The notes I'd posted (which I guess now can't be accessed) were related to benchmark scores I'd got testing this model with the same vllm command I used for the base Qwen3.6. I've been publishing some benchmarks for models that fit on a DGX Spark (or I guess 128GB Strix Halo) at https://github.com/DanTup/spark-evals but unfortunately this model didn't work well (I think because something is wrong with tool calls).
If whatever the issue is can be fixed, I will re-run them and update (and, if there are any other fine-tuned versions of models that fit on a Spark, I'd also be interested in trying them too - feel free to open issues in the repo if anyone has suggestions).
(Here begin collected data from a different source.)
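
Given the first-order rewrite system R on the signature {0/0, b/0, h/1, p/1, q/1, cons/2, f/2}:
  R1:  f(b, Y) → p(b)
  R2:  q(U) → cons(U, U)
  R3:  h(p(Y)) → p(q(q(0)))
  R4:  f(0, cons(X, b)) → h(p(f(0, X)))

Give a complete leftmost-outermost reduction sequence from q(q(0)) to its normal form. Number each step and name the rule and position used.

cons(cons(0, 0), cons(0, 0))

1. q(q(0))  →  cons(q(0), q(0))   [R2 at ε]
2. cons(q(0), q(0))  →  cons(cons(0, 0), q(0))   [R2 at 1]
3. cons(cons(0, 0), q(0))  →  cons(cons(0, 0), cons(0, 0))   [R2 at 2]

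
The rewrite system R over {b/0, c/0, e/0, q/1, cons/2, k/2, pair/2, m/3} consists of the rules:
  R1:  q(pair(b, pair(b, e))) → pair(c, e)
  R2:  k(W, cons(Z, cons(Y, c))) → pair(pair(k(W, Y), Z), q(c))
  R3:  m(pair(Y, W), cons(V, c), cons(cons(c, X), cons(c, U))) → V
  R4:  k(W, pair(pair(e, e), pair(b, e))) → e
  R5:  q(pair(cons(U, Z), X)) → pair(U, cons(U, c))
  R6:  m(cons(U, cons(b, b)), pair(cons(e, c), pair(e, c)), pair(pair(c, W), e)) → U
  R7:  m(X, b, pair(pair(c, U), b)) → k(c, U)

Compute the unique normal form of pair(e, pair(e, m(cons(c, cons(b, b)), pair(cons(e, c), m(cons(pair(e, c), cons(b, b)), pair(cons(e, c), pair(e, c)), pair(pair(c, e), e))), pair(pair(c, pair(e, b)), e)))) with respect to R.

1. pair(e, pair(e, m(cons(c, cons(b, b)), pair(cons(e, c), m(cons(pair(e, c), cons(b, b)), pair(cons(e, c), pair(e, c)), pair(pair(c, e), e))), pair(pair(c, pair(e, b)), e))))  →  pair(e, pair(e, m(cons(c, cons(b, b)), pair(cons(e, c), pair(e, c)), pair(pair(c, pair(e, b)), e))))   [R6 at 2.2.2.2]
2. pair(e, pair(e, m(cons(c, cons(b, b)), pair(cons(e, c), pair(e, c)), pair(pair(c, pair(e, b)), e))))  →  pair(e, pair(e, c))   [R6 at 2.2]

pair(e, pair(e, c))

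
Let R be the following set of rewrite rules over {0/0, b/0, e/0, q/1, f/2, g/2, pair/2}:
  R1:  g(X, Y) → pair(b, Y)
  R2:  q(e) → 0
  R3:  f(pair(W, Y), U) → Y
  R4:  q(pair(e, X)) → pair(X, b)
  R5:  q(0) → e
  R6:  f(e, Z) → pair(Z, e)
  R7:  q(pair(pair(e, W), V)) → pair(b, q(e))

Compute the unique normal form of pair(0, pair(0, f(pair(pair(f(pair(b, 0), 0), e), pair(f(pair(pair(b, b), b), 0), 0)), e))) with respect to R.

pair(0, pair(0, pair(b, 0)))

1. pair(0, pair(0, f(pair(pair(f(pair(b, 0), 0), e), pair(f(pair(pair(b, b), b), 0), 0)), e)))  →  pair(0, pair(0, pair(f(pair(pair(b, b), b), 0), 0)))   [R3 at 2.2]
2. pair(0, pair(0, pair(f(pair(pair(b, b), b), 0), 0)))  →  pair(0, pair(0, pair(b, 0)))   [R3 at 2.2.1]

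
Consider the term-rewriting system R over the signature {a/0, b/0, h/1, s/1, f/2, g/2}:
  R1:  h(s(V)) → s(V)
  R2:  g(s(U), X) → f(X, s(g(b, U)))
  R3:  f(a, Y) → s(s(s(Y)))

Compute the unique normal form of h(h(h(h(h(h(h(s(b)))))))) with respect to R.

1. h(h(h(h(h(h(h(s(b))))))))  →  h(h(h(h(h(h(s(b)))))))   [R1 at 1.1.1.1.1.1]
2. h(h(h(h(h(h(s(b)))))))  →  h(h(h(h(h(s(b))))))   [R1 at 1.1.1.1.1]
3. h(h(h(h(h(s(b))))))  →  h(h(h(h(s(b)))))   [R1 at 1.1.1.1]
4. h(h(h(h(s(b)))))  →  h(h(h(s(b))))   [R1 at 1.1.1]
5. h(h(h(s(b))))  →  h(h(s(b)))   [R1 at 1.1]
6. h(h(s(b)))  →  h(s(b))   [R1 at 1]
7. h(s(b))  →  s(b)   [R1 at ε]

s(b)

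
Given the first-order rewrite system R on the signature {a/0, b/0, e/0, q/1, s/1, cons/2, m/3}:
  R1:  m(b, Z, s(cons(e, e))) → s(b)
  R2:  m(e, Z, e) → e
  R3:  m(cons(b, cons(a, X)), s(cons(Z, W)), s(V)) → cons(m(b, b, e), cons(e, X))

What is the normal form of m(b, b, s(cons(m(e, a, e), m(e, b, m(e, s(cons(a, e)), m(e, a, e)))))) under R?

s(b)

1. m(b, b, s(cons(m(e, a, e), m(e, b, m(e, s(cons(a, e)), m(e, a, e))))))  →  m(b, b, s(cons(e, m(e, b, m(e, s(cons(a, e)), m(e, a, e))))))   [R2 at 3.1.1]
2. m(b, b, s(cons(e, m(e, b, m(e, s(cons(a, e)), m(e, a, e))))))  →  m(b, b, s(cons(e, m(e, b, m(e, s(cons(a, e)), e)))))   [R2 at 3.1.2.3.3]
3. m(b, b, s(cons(e, m(e, b, m(e, s(cons(a, e)), e)))))  →  m(b, b, s(cons(e, m(e, b, e))))   [R2 at 3.1.2.3]
4. m(b, b, s(cons(e, m(e, b, e))))  →  m(b, b, s(cons(e, e)))   [R2 at 3.1.2]
5. m(b, b, s(cons(e, e)))  →  s(b)   [R1 at ε]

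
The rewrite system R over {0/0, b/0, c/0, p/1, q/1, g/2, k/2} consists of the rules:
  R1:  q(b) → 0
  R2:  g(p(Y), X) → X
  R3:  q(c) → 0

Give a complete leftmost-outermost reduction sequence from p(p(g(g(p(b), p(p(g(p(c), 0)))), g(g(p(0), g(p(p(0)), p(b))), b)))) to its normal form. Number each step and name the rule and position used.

p(p(b))

1. p(p(g(g(p(b), p(p(g(p(c), 0)))), g(g(p(0), g(p(p(0)), p(b))), b))))  →  p(p(g(p(p(g(p(c), 0))), g(g(p(0), g(p(p(0)), p(b))), b))))   [R2 at 1.1.1]
2. p(p(g(p(p(g(p(c), 0))), g(g(p(0), g(p(p(0)), p(b))), b))))  →  p(p(g(g(p(0), g(p(p(0)), p(b))), b)))   [R2 at 1.1]
3. p(p(g(g(p(0), g(p(p(0)), p(b))), b)))  →  p(p(g(g(p(p(0)), p(b)), b)))   [R2 at 1.1.1]
4. p(p(g(g(p(p(0)), p(b)), b)))  →  p(p(g(p(b), b)))   [R2 at 1.1.1]
5. p(p(g(p(b), b)))  →  p(p(b))   [R2 at 1.1]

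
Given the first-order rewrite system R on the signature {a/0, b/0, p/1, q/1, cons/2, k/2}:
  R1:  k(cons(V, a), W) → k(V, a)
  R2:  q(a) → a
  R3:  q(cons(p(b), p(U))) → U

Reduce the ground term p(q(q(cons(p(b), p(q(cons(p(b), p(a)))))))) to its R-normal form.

p(a)

1. p(q(q(cons(p(b), p(q(cons(p(b), p(a))))))))  →  p(q(q(cons(p(b), p(a)))))   [R3 at 1.1]
2. p(q(q(cons(p(b), p(a)))))  →  p(q(a))   [R3 at 1.1]
3. p(q(a))  →  p(a)   [R2 at 1]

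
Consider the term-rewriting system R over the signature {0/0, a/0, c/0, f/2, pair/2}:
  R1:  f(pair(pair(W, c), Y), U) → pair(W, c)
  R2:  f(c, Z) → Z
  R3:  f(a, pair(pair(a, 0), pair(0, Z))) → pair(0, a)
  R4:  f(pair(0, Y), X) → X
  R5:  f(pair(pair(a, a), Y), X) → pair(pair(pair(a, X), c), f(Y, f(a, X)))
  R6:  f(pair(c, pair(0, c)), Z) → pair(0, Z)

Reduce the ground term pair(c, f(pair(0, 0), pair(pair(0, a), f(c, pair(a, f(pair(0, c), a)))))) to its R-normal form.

1. pair(c, f(pair(0, 0), pair(pair(0, a), f(c, pair(a, f(pair(0, c), a))))))  →  pair(c, pair(pair(0, a), f(c, pair(a, f(pair(0, c), a)))))   [R4 at 2]
2. pair(c, pair(pair(0, a), f(c, pair(a, f(pair(0, c), a)))))  →  pair(c, pair(pair(0, a), pair(a, f(pair(0, c), a))))   [R2 at 2.2]
3. pair(c, pair(pair(0, a), pair(a, f(pair(0, c), a))))  →  pair(c, pair(pair(0, a), pair(a, a)))   [R4 at 2.2.2]

pair(c, pair(pair(0, a), pair(a, a)))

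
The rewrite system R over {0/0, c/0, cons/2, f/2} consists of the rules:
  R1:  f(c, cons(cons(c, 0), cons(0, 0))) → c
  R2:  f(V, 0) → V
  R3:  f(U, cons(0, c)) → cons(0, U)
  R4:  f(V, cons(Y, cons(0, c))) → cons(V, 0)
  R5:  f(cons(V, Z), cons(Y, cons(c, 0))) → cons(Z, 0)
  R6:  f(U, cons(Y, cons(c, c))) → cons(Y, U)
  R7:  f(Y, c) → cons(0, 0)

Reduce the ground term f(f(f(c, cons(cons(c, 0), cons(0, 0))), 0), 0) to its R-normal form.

c

1. f(f(f(c, cons(cons(c, 0), cons(0, 0))), 0), 0)  →  f(f(c, cons(cons(c, 0), cons(0, 0))), 0)   [R2 at ε]
2. f(f(c, cons(cons(c, 0), cons(0, 0))), 0)  →  f(c, cons(cons(c, 0), cons(0, 0)))   [R2 at ε]
3. f(c, cons(cons(c, 0), cons(0, 0)))  →  c   [R1 at ε]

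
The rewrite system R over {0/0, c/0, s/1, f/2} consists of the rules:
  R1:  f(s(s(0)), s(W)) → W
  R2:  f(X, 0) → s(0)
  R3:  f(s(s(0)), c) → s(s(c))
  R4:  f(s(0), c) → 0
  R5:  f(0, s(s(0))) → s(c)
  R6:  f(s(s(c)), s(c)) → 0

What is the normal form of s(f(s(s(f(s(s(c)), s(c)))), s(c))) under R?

s(c)

1. s(f(s(s(f(s(s(c)), s(c)))), s(c)))  →  s(f(s(s(0)), s(c)))   [R6 at 1.1.1.1]
2. s(f(s(s(0)), s(c)))  →  s(c)   [R1 at 1]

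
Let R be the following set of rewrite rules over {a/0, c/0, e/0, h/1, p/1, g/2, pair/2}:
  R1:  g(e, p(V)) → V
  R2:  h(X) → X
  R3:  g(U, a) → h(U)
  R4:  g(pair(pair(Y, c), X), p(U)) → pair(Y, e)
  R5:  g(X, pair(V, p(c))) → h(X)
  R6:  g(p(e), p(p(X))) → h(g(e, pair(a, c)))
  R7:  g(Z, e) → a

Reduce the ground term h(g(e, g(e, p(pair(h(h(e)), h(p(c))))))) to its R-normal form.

1. h(g(e, g(e, p(pair(h(h(e)), h(p(c)))))))  →  g(e, g(e, p(pair(h(h(e)), h(p(c))))))   [R2 at ε]
2. g(e, g(e, p(pair(h(h(e)), h(p(c))))))  →  g(e, pair(h(h(e)), h(p(c))))   [R1 at 2]
3. g(e, pair(h(h(e)), h(p(c))))  →  g(e, pair(h(e), h(p(c))))   [R2 at 2.1]
4. g(e, pair(h(e), h(p(c))))  →  g(e, pair(e, h(p(c))))   [R2 at 2.1]
5. g(e, pair(e, h(p(c))))  →  g(e, pair(e, p(c)))   [R2 at 2.2]
6. g(e, pair(e, p(c)))  →  h(e)   [R5 at ε]
7. h(e)  →  e   [R2 at ε]

e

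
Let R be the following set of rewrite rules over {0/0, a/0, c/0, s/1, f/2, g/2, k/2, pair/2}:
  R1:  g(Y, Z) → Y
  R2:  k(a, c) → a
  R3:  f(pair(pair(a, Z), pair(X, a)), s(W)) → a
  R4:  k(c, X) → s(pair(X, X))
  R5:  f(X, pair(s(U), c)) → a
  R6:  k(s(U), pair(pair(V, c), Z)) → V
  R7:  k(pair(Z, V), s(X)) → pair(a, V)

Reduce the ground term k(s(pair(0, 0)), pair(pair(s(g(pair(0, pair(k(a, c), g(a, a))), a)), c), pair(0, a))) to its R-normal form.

s(pair(0, pair(a, a)))

1. k(s(pair(0, 0)), pair(pair(s(g(pair(0, pair(k(a, c), g(a, a))), a)), c), pair(0, a)))  →  s(g(pair(0, pair(k(a, c), g(a, a))), a))   [R6 at ε]
2. s(g(pair(0, pair(k(a, c), g(a, a))), a))  →  s(pair(0, pair(k(a, c), g(a, a))))   [R1 at 1]
3. s(pair(0, pair(k(a, c), g(a, a))))  →  s(pair(0, pair(a, g(a, a))))   [R2 at 1.2.1]
4. s(pair(0, pair(a, g(a, a))))  →  s(pair(0, pair(a, a)))   [R1 at 1.2.2]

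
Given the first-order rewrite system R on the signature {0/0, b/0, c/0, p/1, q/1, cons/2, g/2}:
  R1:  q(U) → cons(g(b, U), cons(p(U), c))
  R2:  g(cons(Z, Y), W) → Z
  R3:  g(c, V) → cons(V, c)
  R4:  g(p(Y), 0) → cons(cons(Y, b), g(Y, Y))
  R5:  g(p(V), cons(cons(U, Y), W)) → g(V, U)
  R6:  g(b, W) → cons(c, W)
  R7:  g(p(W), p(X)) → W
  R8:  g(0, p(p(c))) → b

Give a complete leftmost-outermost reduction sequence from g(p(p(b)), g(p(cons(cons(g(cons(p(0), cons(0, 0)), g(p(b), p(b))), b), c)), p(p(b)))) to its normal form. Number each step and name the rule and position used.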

Same here, all Jackrong models I have tested (Qwen3.5-9B-DeepSeek-V4-Flash, Qwen3.5-9B-GLM5.1-Distill-v1, Qwopus3.5-9B-v3.5 and this one) improve on Stevibe's BenchLocal benchmark suit, except for bench packs which involve tool calling (CLI-40, Hermes-20 and StructuredOutput-15). No idea why.
Qwen3.5-9B-DeepSeek-V4-Flash and Qwopus3.5-9B-v3.5 are both improvements compared to the base model. Qwen3.6 models have way more post-training done to them so they break even with small amounts of training.